# LIRA $ for retirement - not sure what to do



## petefromguelph (Oct 2, 2014)

Hey guys! Thanks in advance for any advice. I have been lurking the forums all day trying to figure out what to do with a LIRA I have in Itrade right now. I am a novice investor hoping to make a decent decision!

So here's the skinny. $31,844.88 in my Itrade LIRA. Im 31 so I have a long term window to invest and compound. 

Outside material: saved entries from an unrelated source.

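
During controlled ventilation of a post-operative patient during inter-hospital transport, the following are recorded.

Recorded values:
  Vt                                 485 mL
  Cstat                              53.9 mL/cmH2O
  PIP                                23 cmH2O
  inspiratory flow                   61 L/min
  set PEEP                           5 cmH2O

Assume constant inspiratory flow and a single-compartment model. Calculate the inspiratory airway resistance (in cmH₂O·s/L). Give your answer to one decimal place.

Flow: 61 L/min ÷ 60 = 1.0167 L/s.
Equation of motion (constant flow): PIP = Vt/C + R·V̇ + PEEP.
R·V̇ = PIP − Vt/C − PEEP = 23 − 485/53.9 − 5 = 23 − 8.998 − 5 = 9.002 cmH2O.
R = 9.002 / 1.0167 = 8.854 cmH2O·s/L.

8.9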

I was originally thinking of spreading it across three Mawer funds. Mawer 150 (Small Cap), 106 (Canadian Equity I think) and the balanced fund. The MER would be higher than doing ETF funds BUT I wouldn't have to have much involvement and could let it sit. I then started looking at ETF funds due to lower MER. Maybe allocate in that direction. VCN, XIU, VTI - those have all come across my radar. Lastly, dividend stock. I purchased a BNS share a few months back after reading about DRIPs. I enrolled the stock in the DRIP program and off it goes. I like the idea of generating an "income" but am not sure how it works through a discount brokerage account when it comes to re-investing the dividends. Also, as I am 31, I don't think I will be using the "investing time" in the best way possible. 

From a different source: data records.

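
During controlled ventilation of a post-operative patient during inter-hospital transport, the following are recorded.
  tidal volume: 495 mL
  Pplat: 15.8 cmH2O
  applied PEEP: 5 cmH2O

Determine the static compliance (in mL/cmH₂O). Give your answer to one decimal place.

Cstat = Vt / (Pplat − PEEP) = 495 / (15.8 − 5) = 495 / 10.8 = 45.833 mL/cmH2O.

45.8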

As you can see I am a noob. Scattered, not sure what to do. Still scared at looking at a big number (to me anyways!) waiting to be invested. ANY help would be appreciated. Like I said, I have taken out books at the library, read through a few blogs, lurked on forums. Ran the gamut and here I am - too many options. I don't mind some risk as I have time to wait out fluctuations. I wouldn't want to go Vegas style investing, but would like a decent return. 

Thank you in advance to everyone!

Pete in Guelph


----------